War Map of the Ginchy Area

We can realistically assume that he was injured at some point later in 1916, as a photograph in the Western Weekly News of 4 November 1916 shows him in a group from various regiments wearing collar, tie and soft overcoat which has been suggested to be a hospital or convalescent uniform.  Sadly, the photograph’s only caption ‘Sympathetic and Tender Hearted’ (one of the soldiers is cradling a small child) gives no clues as to location.  We can, however, make a guess that his injury occurred in action in September 1916.  For one thing, the Battalion diary records individual casualties and even minor injuries by name for most of the year, but in the September actions only numbers of casualties are given as the action was fiercer and casualty rates higher.  Secondly, amongst my grandfather’s effects is a page torn from a book bearing a photograph entitled ‘Looking towards Ginchy from Trones Wood – September 1916’, which clearly had some relevance for him.  This ties in with the Regimental History which records the 11th Battalion as entering the battle for Ginchy, in the Somme sector, on 4 September and remaining there throughout fierce fighting until 9 September when the town was taken.

Medal Roll

Of his service for the remainder of the War, we know even less.  The Medal Rolls show him transferred to the 1st/7th (Territorial Army) Battalion of the Hampshire Regiment, a transfer between units not being uncommon on return from convalescence, and his having been promoted to Lance Corporal.  Given that the 1st/7th served in India and Aden during the First World War, this would chime with his mention of having been ‘in the desert, but we know nothing of his discharge date or the seriousness of his injuries.  We also cannot be sure when he joined the Battalion, as they left India for Aden at the start of 1918; dependent on how long he spent in recuperation or awaiting reassignment, he may even have seen service in India, too.
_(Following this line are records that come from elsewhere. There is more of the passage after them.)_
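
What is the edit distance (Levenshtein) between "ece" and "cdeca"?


Computing edit distance: "ece" -> "cdeca"
DP table:
           c    d    e    c    a
      0    1    2    3    4    5
  e   1    1    2    2    3    4
  c   2    1    2    3    2    3
  e   3    2    2    2    3    3
Edit distance = dp[3][5] = 3

3


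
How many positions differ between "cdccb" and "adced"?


Comparing "cdccb" and "adced" position by position:
  Position 0: 'c' vs 'a' => DIFFER
  Position 1: 'd' vs 'd' => same
  Position 2: 'c' vs 'c' => same
  Position 3: 'c' vs 'e' => DIFFER
  Position 4: 'b' vs 'd' => DIFFER
Positions that differ: 3

3


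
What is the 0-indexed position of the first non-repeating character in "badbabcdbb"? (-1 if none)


Input: badbabcdbb
Character frequencies:
  'a': 2
  'b': 5
  'c': 1
  'd': 2
Scanning left to right for freq == 1:
  Position 0 ('b'): freq=5, skip
  Position 1 ('a'): freq=2, skip
  Position 2 ('d'): freq=2, skip
  Position 3 ('b'): freq=5, skip
  Position 4 ('a'): freq=2, skip
  Position 5 ('b'): freq=5, skip
  Position 6 ('c'): unique! => answer = 6

6


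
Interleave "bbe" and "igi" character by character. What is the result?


Interleaving "bbe" and "igi":
  Position 0: 'b' from first, 'i' from second => "bi"
  Position 1: 'b' from first, 'g' from second => "bg"
  Position 2: 'e' from first, 'i' from second => "ei"
Result: bibgei

bibgei


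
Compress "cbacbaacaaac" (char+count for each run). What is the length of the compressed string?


Input: cbacbaacaaac
Runs:
  'c' x 1 => "c1"
  'b' x 1 => "b1"
  'a' x 1 => "a1"
  'c' x 1 => "c1"
  'b' x 1 => "b1"
  'a' x 2 => "a2"
  'c' x 1 => "c1"
  'a' x 3 => "a3"
  'c' x 1 => "c1"
Compressed: "c1b1a1c1b1a2c1a3c1"
Compressed length: 18

18


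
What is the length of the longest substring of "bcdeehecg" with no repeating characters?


Input: "bcdeehecg"
Sliding window (track last position of each char):
  Position 0 ('b'): window [0,0] length 1 -- new best
  Position 1 ('c'): window [0,1] length 2 -- new best
  Position 2 ('d'): window [0,2] length 3 -- new best
  Position 3 ('e'): window [0,3] length 4 -- new best
  Position 4 ('e'): repeat (last at 3), move window start to 4
  Position 4 ('e'): window [4,4] length 1
  Position 5 ('h'): window [4,5] length 2
  Position 6 ('e'): repeat (last at 4), move window start to 5
  Position 6 ('e'): window [5,6] length 2
  Position 7 ('c'): window [5,7] length 3
  Position 8 ('g'): window [5,8] length 4
Longest substring with no repeats: "bcde" with length 4

4


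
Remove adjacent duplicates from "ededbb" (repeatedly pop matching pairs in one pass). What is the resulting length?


Input: ededbb
Stack-based adjacent duplicate removal:
  Read 'e': push. Stack: e
  Read 'd': push. Stack: ed
  Read 'e': push. Stack: ede
  Read 'd': push. Stack: eded
  Read 'b': push. Stack: ededb
  Read 'b': matches stack top 'b' => pop. Stack: eded
Final stack: "eded" (length 4)

4


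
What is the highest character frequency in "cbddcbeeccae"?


Input: cbddcbeeccae
Character counts:
  'a': 1
  'b': 2
  'c': 4
  'd': 2
  'e': 3
Maximum frequency: 4

4


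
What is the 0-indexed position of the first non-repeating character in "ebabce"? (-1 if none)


Input: ebabce
Character frequencies:
  'a': 1
  'b': 2
  'c': 1
  'e': 2
Scanning left to right for freq == 1:
  Position 0 ('e'): freq=2, skip
  Position 1 ('b'): freq=2, skip
  Position 2 ('a'): unique! => answer = 2

2


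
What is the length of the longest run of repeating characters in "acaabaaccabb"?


Input: "acaabaaccabb"
Scanning for longest run:
  Position 1 ('c'): new char, reset run to 1
  Position 2 ('a'): new char, reset run to 1
  Position 3 ('a'): continues run of 'a', length=2
  Position 4 ('b'): new char, reset run to 1
  Position 5 ('a'): new char, reset run to 1
  Position 6 ('a'): continues run of 'a', length=2
  Position 7 ('c'): new char, reset run to 1
  Position 8 ('c'): continues run of 'c', length=2
  Position 9 ('a'): new char, reset run to 1
  Position 10 ('b'): new char, reset run to 1
  Position 11 ('b'): continues run of 'b', length=2
Longest run: 'a' with length 2

2


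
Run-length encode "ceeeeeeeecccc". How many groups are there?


Input: ceeeeeeeecccc
Scanning for consecutive runs:
  Group 1: 'c' x 1 (positions 0-0)
  Group 2: 'e' x 8 (positions 1-8)
  Group 3: 'c' x 4 (positions 9-12)
Total groups: 3

3


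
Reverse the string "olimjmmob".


Input: olimjmmob
Reading characters right to left:
  Position 8: 'b'
  Position 7: 'o'
  Position 6: 'm'
  Position 5: 'm'
  Position 4: 'j'
  Position 3: 'm'
  Position 2: 'i'
  Position 1: 'l'
  Position 0: 'o'
Reversed: bommjmilo

bommjmilo


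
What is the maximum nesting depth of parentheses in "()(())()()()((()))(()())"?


Input: "()(())()()()((()))(()())"
Tracking depth:
  Position 0 '(': depth becomes 1
  Position 1 ')': depth becomes 0
  Position 2 '(': depth becomes 1
  Position 3 '(': depth becomes 2
  Position 4 ')': depth becomes 1
  Position 5 ')': depth becomes 0
  Position 6 '(': depth becomes 1
  Position 7 ')': depth becomes 0
  Position 8 '(': depth becomes 1
  Position 9 ')': depth becomes 0
  Position 10 '(': depth becomes 1
  Position 11 ')': depth becomes 0
  Position 12 '(': depth becomes 1
  Position 13 '(': depth becomes 2
  Position 14 '(': depth becomes 3
  Position 15 ')': depth becomes 2
  Position 16 ')': depth becomes 1
  Position 17 ')': depth becomes 0
  Position 18 '(': depth becomes 1
  Position 19 '(': depth becomes 2
  Position 20 ')': depth becomes 1
  Position 21 '(': depth becomes 2
  Position 22 ')': depth becomes 1
  Position 23 ')': depth becomes 0
Maximum depth reached: 3

3


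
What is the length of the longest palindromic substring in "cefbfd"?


Input: "cefbfd"
Checking substrings for palindromes:
  [2:5] "fbf" (len 3) => palindrome
Longest palindromic substring: "fbf" with length 3

3


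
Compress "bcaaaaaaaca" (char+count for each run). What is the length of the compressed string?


Input: bcaaaaaaaca
Runs:
  'b' x 1 => "b1"
  'c' x 1 => "c1"
  'a' x 7 => "a7"
  'c' x 1 => "c1"
  'a' x 1 => "a1"
Compressed: "b1c1a7c1a1"
Compressed length: 10

10


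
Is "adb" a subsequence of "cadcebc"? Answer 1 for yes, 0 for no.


Check if "adb" is a subsequence of "cadcebc"
Greedy scan:
  Position 0 ('c'): no match needed
  Position 1 ('a'): matches sub[0] = 'a'
  Position 2 ('d'): matches sub[1] = 'd'
  Position 3 ('c'): no match needed
  Position 4 ('e'): no match needed
  Position 5 ('b'): matches sub[2] = 'b'
  Position 6 ('c'): no match needed
All 3 characters matched => is a subsequence

1


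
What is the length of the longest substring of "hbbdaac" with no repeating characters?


Input: "hbbdaac"
Sliding window (track last position of each char):
  Position 0 ('h'): window [0,0] length 1 -- new best
  Position 1 ('b'): window [0,1] length 2 -- new best
  Position 2 ('b'): repeat (last at 1), move window start to 2
  Position 2 ('b'): window [2,2] length 1
  Position 3 ('d'): window [2,3] length 2
  Position 4 ('a'): window [2,4] length 3 -- new best
  Position 5 ('a'): repeat (last at 4), move window start to 5
  Position 5 ('a'): window [5,5] length 1
  Position 6 ('c'): window [5,6] length 2
Longest substring with no repeats: "bda" with length 3

3


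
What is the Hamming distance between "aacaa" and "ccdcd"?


Comparing "aacaa" and "ccdcd" position by position:
  Position 0: 'a' vs 'c' => differ
  Position 1: 'a' vs 'c' => differ
  Position 2: 'c' vs 'd' => differ
  Position 3: 'a' vs 'c' => differ
  Position 4: 'a' vs 'd' => differ
Total differences (Hamming distance): 5

5


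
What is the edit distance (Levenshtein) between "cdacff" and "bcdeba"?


Computing edit distance: "cdacff" -> "bcdeba"
DP table:
           b    c    d    e    b    a
      0    1    2    3    4    5    6
  c   1    1    1    2    3    4    5
  d   2    2    2    1    2    3    4
  a   3    3    3    2    2    3    3
  c   4    4    3    3    3    3    4
  f   5    5    4    4    4    4    4
  f   6    6    5    5    5    5    5
Edit distance = dp[6][6] = 5

5


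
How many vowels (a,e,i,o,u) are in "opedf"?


Input: opedf
Checking each character:
  'o' at position 0: vowel (running total: 1)
  'p' at position 1: consonant
  'e' at position 2: vowel (running total: 2)
  'd' at position 3: consonant
  'f' at position 4: consonant
Total vowels: 2

2


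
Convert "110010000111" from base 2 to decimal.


Input: "110010000111" in base 2
Positional expansion:
  Digit '1' (value 1) x 2^11 = 2048
  Digit '1' (value 1) x 2^10 = 1024
  Digit '0' (value 0) x 2^9 = 0
  Digit '0' (value 0) x 2^8 = 0
  Digit '1' (value 1) x 2^7 = 128
  Digit '0' (value 0) x 2^6 = 0
  Digit '0' (value 0) x 2^5 = 0
  Digit '0' (value 0) x 2^4 = 0
  Digit '0' (value 0) x 2^3 = 0
  Digit '1' (value 1) x 2^2 = 4
  Digit '1' (value 1) x 2^1 = 2
  Digit '1' (value 1) x 2^0 = 1
Sum = 3207

3207


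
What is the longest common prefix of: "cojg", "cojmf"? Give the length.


Words: cojg, cojmf
  Position 0: all 'c' => match
  Position 1: all 'o' => match
  Position 2: all 'j' => match
  Position 3: ('g', 'm') => mismatch, stop
LCP = "coj" (length 3)

3


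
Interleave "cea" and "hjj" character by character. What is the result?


Interleaving "cea" and "hjj":
  Position 0: 'c' from first, 'h' from second => "ch"
  Position 1: 'e' from first, 'j' from second => "ej"
  Position 2: 'a' from first, 'j' from second => "aj"
Result: chejaj

chejaj


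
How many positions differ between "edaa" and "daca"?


Comparing "edaa" and "daca" position by position:
  Position 0: 'e' vs 'd' => DIFFER
  Position 1: 'd' vs 'a' => DIFFER
  Position 2: 'a' vs 'c' => DIFFER
  Position 3: 'a' vs 'a' => same
Positions that differ: 3

3


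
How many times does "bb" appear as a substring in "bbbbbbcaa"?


Searching for "bb" in "bbbbbbcaa"
Scanning each position:
  Position 0: "bb" => MATCH
  Position 1: "bb" => MATCH
  Position 2: "bb" => MATCH
  Position 3: "bb" => MATCH
  Position 4: "bb" => MATCH
  Position 5: "bc" => no
  Position 6: "ca" => no
  Position 7: "aa" => no
Total occurrences: 5

5


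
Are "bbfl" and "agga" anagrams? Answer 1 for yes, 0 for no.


Strings: "bbfl", "agga"
Sorted first:  bbfl
Sorted second: aagg
Differ at position 0: 'b' vs 'a' => not anagrams

0


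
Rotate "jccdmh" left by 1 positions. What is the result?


Input: "jccdmh", rotate left by 1
First 1 characters: "j"
Remaining characters: "ccdmh"
Concatenate remaining + first: "ccdmh" + "j" = "ccdmhj"

ccdmhj


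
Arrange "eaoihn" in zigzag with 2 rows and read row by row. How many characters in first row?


Zigzag "eaoihn" into 2 rows:
Placing characters:
  'e' => row 0
  'a' => row 1
  'o' => row 0
  'i' => row 1
  'h' => row 0
  'n' => row 1
Rows:
  Row 0: "eoh"
  Row 1: "ain"
First row length: 3

3


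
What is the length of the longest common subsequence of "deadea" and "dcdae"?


LCS of "deadea" and "dcdae"
DP table:
           d    c    d    a    e
      0    0    0    0    0    0
  d   0    1    1    1    1    1
  e   0    1    1    1    1    2
  a   0    1    1    1    2    2
  d   0    1    1    2    2    2
  e   0    1    1    2    2    3
  a   0    1    1    2    3    3
LCS length = dp[6][5] = 3

3


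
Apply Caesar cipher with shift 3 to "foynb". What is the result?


Caesar cipher: shift "foynb" by 3
  'f' (pos 5) + 3 = pos 8 = 'i'
  'o' (pos 14) + 3 = pos 17 = 'r'
  'y' (pos 24) + 3 = pos 1 = 'b'
  'n' (pos 13) + 3 = pos 16 = 'q'
  'b' (pos 1) + 3 = pos 4 = 'e'
Result: irbqe

irbqe


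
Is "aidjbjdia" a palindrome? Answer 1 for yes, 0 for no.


Input: aidjbjdia
Reversed: aidjbjdia
  Compare pos 0 ('a') with pos 8 ('a'): match
  Compare pos 1 ('i') with pos 7 ('i'): match
  Compare pos 2 ('d') with pos 6 ('d'): match
  Compare pos 3 ('j') with pos 5 ('j'): match
Result: palindrome

1


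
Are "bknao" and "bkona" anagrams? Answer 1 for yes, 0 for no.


Strings: "bknao", "bkona"
Sorted first:  abkno
Sorted second: abkno
Sorted forms match => anagrams

1


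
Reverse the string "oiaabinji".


Input: oiaabinji
Reading characters right to left:
  Position 8: 'i'
  Position 7: 'j'
  Position 6: 'n'
  Position 5: 'i'
  Position 4: 'b'
  Position 3: 'a'
  Position 2: 'a'
  Position 1: 'i'
  Position 0: 'o'
Reversed: ijnibaaio

ijnibaaio


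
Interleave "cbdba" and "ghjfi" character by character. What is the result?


Interleaving "cbdba" and "ghjfi":
  Position 0: 'c' from first, 'g' from second => "cg"
  Position 1: 'b' from first, 'h' from second => "bh"
  Position 2: 'd' from first, 'j' from second => "dj"
  Position 3: 'b' from first, 'f' from second => "bf"
  Position 4: 'a' from first, 'i' from second => "ai"
Result: cgbhdjbfai

cgbhdjbfai


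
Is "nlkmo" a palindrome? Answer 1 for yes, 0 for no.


Input: nlkmo
Reversed: omkln
  Compare pos 0 ('n') with pos 4 ('o'): MISMATCH
  Compare pos 1 ('l') with pos 3 ('m'): MISMATCH
Result: not a palindrome

0


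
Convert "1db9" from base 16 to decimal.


Input: "1db9" in base 16
Positional expansion:
  Digit '1' (value 1) x 16^3 = 4096
  Digit 'd' (value 13) x 16^2 = 3328
  Digit 'b' (value 11) x 16^1 = 176
  Digit '9' (value 9) x 16^0 = 9
Sum = 7609

7609


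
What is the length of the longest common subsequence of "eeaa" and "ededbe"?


LCS of "eeaa" and "ededbe"
DP table:
           e    d    e    d    b    e
      0    0    0    0    0    0    0
  e   0    1    1    1    1    1    1
  e   0    1    1    2    2    2    2
  a   0    1    1    2    2    2    2
  a   0    1    1    2    2    2    2
LCS length = dp[4][6] = 2

2


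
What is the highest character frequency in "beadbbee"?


Input: beadbbee
Character counts:
  'a': 1
  'b': 3
  'd': 1
  'e': 3
Maximum frequency: 3

3


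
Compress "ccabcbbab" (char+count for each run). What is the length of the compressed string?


Input: ccabcbbab
Runs:
  'c' x 2 => "c2"
  'a' x 1 => "a1"
  'b' x 1 => "b1"
  'c' x 1 => "c1"
  'b' x 2 => "b2"
  'a' x 1 => "a1"
  'b' x 1 => "b1"
Compressed: "c2a1b1c1b2a1b1"
Compressed length: 14

14


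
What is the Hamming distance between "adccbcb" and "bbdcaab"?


Comparing "adccbcb" and "bbdcaab" position by position:
  Position 0: 'a' vs 'b' => differ
  Position 1: 'd' vs 'b' => differ
  Position 2: 'c' vs 'd' => differ
  Position 3: 'c' vs 'c' => same
  Position 4: 'b' vs 'a' => differ
  Position 5: 'c' vs 'a' => differ
  Position 6: 'b' vs 'b' => same
Total differences (Hamming distance): 5

5


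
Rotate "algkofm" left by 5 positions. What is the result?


Input: "algkofm", rotate left by 5
First 5 characters: "algko"
Remaining characters: "fm"
Concatenate remaining + first: "fm" + "algko" = "fmalgko"

fmalgko


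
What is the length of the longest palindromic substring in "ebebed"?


Input: "ebebed"
Checking substrings for palindromes:
  [0:5] "ebebe" (len 5) => palindrome
  [0:3] "ebe" (len 3) => palindrome
  [1:4] "beb" (len 3) => palindrome
  [2:5] "ebe" (len 3) => palindrome
Longest palindromic substring: "ebebe" with length 5

5


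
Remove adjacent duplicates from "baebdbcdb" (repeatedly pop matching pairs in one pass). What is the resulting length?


Input: baebdbcdb
Stack-based adjacent duplicate removal:
  Read 'b': push. Stack: b
  Read 'a': push. Stack: ba
  Read 'e': push. Stack: bae
  Read 'b': push. Stack: baeb
  Read 'd': push. Stack: baebd
  Read 'b': push. Stack: baebdb
  Read 'c': push. Stack: baebdbc
  Read 'd': push. Stack: baebdbcd
  Read 'b': push. Stack: baebdbcdb
Final stack: "baebdbcdb" (length 9)

9


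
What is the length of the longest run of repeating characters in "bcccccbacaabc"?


Input: "bcccccbacaabc"
Scanning for longest run:
  Position 1 ('c'): new char, reset run to 1
  Position 2 ('c'): continues run of 'c', length=2
  Position 3 ('c'): continues run of 'c', length=3
  Position 4 ('c'): continues run of 'c', length=4
  Position 5 ('c'): continues run of 'c', length=5
  Position 6 ('b'): new char, reset run to 1
  Position 7 ('a'): new char, reset run to 1
  Position 8 ('c'): new char, reset run to 1
  Position 9 ('a'): new char, reset run to 1
  Position 10 ('a'): continues run of 'a', length=2
  Position 11 ('b'): new char, reset run to 1
  Position 12 ('c'): new char, reset run to 1
Longest run: 'c' with length 5

5


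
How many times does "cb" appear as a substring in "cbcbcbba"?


Searching for "cb" in "cbcbcbba"
Scanning each position:
  Position 0: "cb" => MATCH
  Position 1: "bc" => no
  Position 2: "cb" => MATCH
  Position 3: "bc" => no
  Position 4: "cb" => MATCH
  Position 5: "bb" => no
  Position 6: "ba" => no
Total occurrences: 3

3


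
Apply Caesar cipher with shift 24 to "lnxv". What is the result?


Caesar cipher: shift "lnxv" by 24
  'l' (pos 11) + 24 = pos 9 = 'j'
  'n' (pos 13) + 24 = pos 11 = 'l'
  'x' (pos 23) + 24 = pos 21 = 'v'
  'v' (pos 21) + 24 = pos 19 = 't'
Result: jlvt

jlvt


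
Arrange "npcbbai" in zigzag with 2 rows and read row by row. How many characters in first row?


Zigzag "npcbbai" into 2 rows:
Placing characters:
  'n' => row 0
  'p' => row 1
  'c' => row 0
  'b' => row 1
  'b' => row 0
  'a' => row 1
  'i' => row 0
Rows:
  Row 0: "ncbi"
  Row 1: "pba"
First row length: 4

4


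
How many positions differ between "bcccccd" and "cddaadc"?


Comparing "bcccccd" and "cddaadc" position by position:
  Position 0: 'b' vs 'c' => DIFFER
  Position 1: 'c' vs 'd' => DIFFER
  Position 2: 'c' vs 'd' => DIFFER
  Position 3: 'c' vs 'a' => DIFFER
  Position 4: 'c' vs 'a' => DIFFER
  Position 5: 'c' vs 'd' => DIFFER
  Position 6: 'd' vs 'c' => DIFFER
Positions that differ: 7

7


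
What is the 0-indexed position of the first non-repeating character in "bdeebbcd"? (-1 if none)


Input: bdeebbcd
Character frequencies:
  'b': 3
  'c': 1
  'd': 2
  'e': 2
Scanning left to right for freq == 1:
  Position 0 ('b'): freq=3, skip
  Position 1 ('d'): freq=2, skip
  Position 2 ('e'): freq=2, skip
  Position 3 ('e'): freq=2, skip
  Position 4 ('b'): freq=3, skip
  Position 5 ('b'): freq=3, skip
  Position 6 ('c'): unique! => answer = 6

6


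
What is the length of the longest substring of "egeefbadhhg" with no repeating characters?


Input: "egeefbadhhg"
Sliding window (track last position of each char):
  Position 0 ('e'): window [0,0] length 1 -- new best
  Position 1 ('g'): window [0,1] length 2 -- new best
  Position 2 ('e'): repeat (last at 0), move window start to 1
  Position 2 ('e'): window [1,2] length 2
  Position 3 ('e'): repeat (last at 2), move window start to 3
  Position 3 ('e'): window [3,3] length 1
  Position 4 ('f'): window [3,4] length 2
  Position 5 ('b'): window [3,5] length 3 -- new best
  Position 6 ('a'): window [3,6] length 4 -- new best
  Position 7 ('d'): window [3,7] length 5 -- new best
  Position 8 ('h'): window [3,8] length 6 -- new best
  Position 9 ('h'): repeat (last at 8), move window start to 9
  Position 9 ('h'): window [9,9] length 1
  Position 10 ('g'): window [9,10] length 2
Longest substring with no repeats: "efbadh" with length 6

6


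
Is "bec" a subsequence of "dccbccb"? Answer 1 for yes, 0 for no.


Check if "bec" is a subsequence of "dccbccb"
Greedy scan:
  Position 0 ('d'): no match needed
  Position 1 ('c'): no match needed
  Position 2 ('c'): no match needed
  Position 3 ('b'): matches sub[0] = 'b'
  Position 4 ('c'): no match needed
  Position 5 ('c'): no match needed
  Position 6 ('b'): no match needed
Only matched 1/3 characters => not a subsequence

0


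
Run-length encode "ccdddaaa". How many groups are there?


Input: ccdddaaa
Scanning for consecutive runs:
  Group 1: 'c' x 2 (positions 0-1)
  Group 2: 'd' x 3 (positions 2-4)
  Group 3: 'a' x 3 (positions 5-7)
Total groups: 3

3


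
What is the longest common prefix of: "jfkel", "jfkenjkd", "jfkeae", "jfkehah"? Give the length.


Words: jfkel, jfkenjkd, jfkeae, jfkehah
  Position 0: all 'j' => match
  Position 1: all 'f' => match
  Position 2: all 'k' => match
  Position 3: all 'e' => match
  Position 4: ('l', 'n', 'a', 'h') => mismatch, stop
LCP = "jfke" (length 4)

4


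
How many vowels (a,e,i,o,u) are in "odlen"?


Input: odlen
Checking each character:
  'o' at position 0: vowel (running total: 1)
  'd' at position 1: consonant
  'l' at position 2: consonant
  'e' at position 3: vowel (running total: 2)
  'n' at position 4: consonant
Total vowels: 2

2


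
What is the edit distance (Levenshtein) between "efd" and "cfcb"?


Computing edit distance: "efd" -> "cfcb"
DP table:
           c    f    c    b
      0    1    2    3    4
  e   1    1    2    3    4
  f   2    2    1    2    3
  d   3    3    2    2    3
Edit distance = dp[3][4] = 3

3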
Bill and Amy’s Wedding Day

On 11 December 1926, he married Amy Louisa Higgs at St John’s Church at World’s End in Chelsea (the church still exists but in a modern building on the Cremorne Estate as the original was bombed in the Second World War).  By that time, he was working as a Civil Servant (possibly in the Ministry of Pensions at Burton Court, Chelsea, where my grandmother worked and for whom he was working in 1934, albeit possibly at Kew by that time) and was living at 105 Sydney Street (off the King’s Road opposite Chelsea Town Hall); again, the house itself is gone, replaced by the Royal Brompton Hospital.  At some point before my father’s birth in 1934, they moved to the eastern part of Hounslow, often regarded as part of Isleworth, to a new semi-detached house at 74 Worton Way, backing on to the Piccadilly Line which was undergoing extension to replace the earlier District Line service.  My grandfather remained there for the rest of his life, later transferring to work for the nascent Ministry of Aviation in connection with the forerunner to London Airport at Heston Aerodrome.  My father was born in the house in 1934 and the family remained there throughout the Second World War; indeed, their employment appears to have been sufficiently important to merit being early recipients of a telephone, registered in the 1941 telephone book under my grandmother’s name with the number HOUnslow 5005.

My grandmother died on 16 December 1957 from a condition she had carried since birth.  My grandfather stayed in the same house in Hounslow until his own death on 29 January 1980 at the age of 83.